Conflitos entre EUA e China se avolumam e devem ser cada vez mais frequentes, mas não a ponto de se radicalizarem

AINDA não se passaram 12 meses desde a viagem inaugural de Hillary Clinton, como secretária de Estado dos EUA, à China. Noticiava-se então a guinada "realista" da política externa norte-americana, sob Barack Obama. Nada de lições sobre valores e direitos universais; todo cuidado para não ofender Pequim em temas sensíveis, como Tibete ou liberdade de imprensa.
Diplomatas chineses comemoraram a visita de Clinton e consideraram que a época das reprimendas americanas havia chegado ao fim. Menos de um ano depois, a mesma secretária de Estado ataca publicamente os limites impostos pela China à liberdade de opinião na internet, e Obama receberá o dalai-lama, líder separatista tibetano, na Casa Branca.
Não menos significativo, os EUA anunciam a venda de helicópteros, baterias antimísseis e navios a Taiwan, ilha considerada pela China como uma Província rebelde, embora tenha governo autônomo há 60 anos.
As razões imediatas da mudança dizem respeito à política interna norte-americana. Obama tem se enfraquecido numa velocidade impressionante. A resistência ideológica dos conservadores se galvanizou no período de discussão da reforma do sistema de saúde proposta pelo presidente -e conseguiu sua primeira grande vitória ao eleger um republicano para a vaga aberta no Senado depois da morte do lendário democrata Ted Kennedy.
Uma das principais pechas associadas à imagem de Obama, por essa oposição revigorada, é a de ser um presidente fraco. Não à toa, sua inclinação por uma estratégia mais multilateral tem sido apresentada como sinal de debilidade.

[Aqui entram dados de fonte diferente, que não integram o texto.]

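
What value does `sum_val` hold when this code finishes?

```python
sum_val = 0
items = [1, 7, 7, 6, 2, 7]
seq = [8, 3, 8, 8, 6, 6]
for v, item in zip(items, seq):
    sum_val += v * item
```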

Não deixou de ser uma oportunidade para o democrata, portanto, a denúncia da ferramenta de buscas Google de que hackers, provavelmente ligados ao governo chinês, haviam tentado violar e-mails de dissidentes políticos geridos pela empresa. Ato contínuo, os americanos subiram o tom do discurso público contra a China. O endurecimento retórico estendeu-se ao campo econômico numa renovada referência ao artificialismo da política cambial chinesa.
A China avança econômica, militar e politicamente, representando a única ameaça real à incontestável hegemonia dos EUA desde o colapso soviético.
Confrontos de interesse crescentes serão inevitáveis, entre os dois gigantes, no futuro. Provavelmente nada que se compare à lógica bipolar da Guerra Fria. Enquanto os EUA e a URSS capitaneavam mundos políticos, ideológicos e comerciais quase estanques, chineses e americanos são interdependentes na economia -e o regime vigente na China é capitalismo de Estado sob retórica comunista. Nenhum dos dois, além disso, pode abrir mão da interlocução e do comércio com um grupo crescente de países, o que contribui para o equilíbrio político internacional.
É de esperar, portanto, que as contendas aconteçam, mas não se radicalizem -e que sejam, ao menos em parte, dirimidas no âmbito do debate multilateral.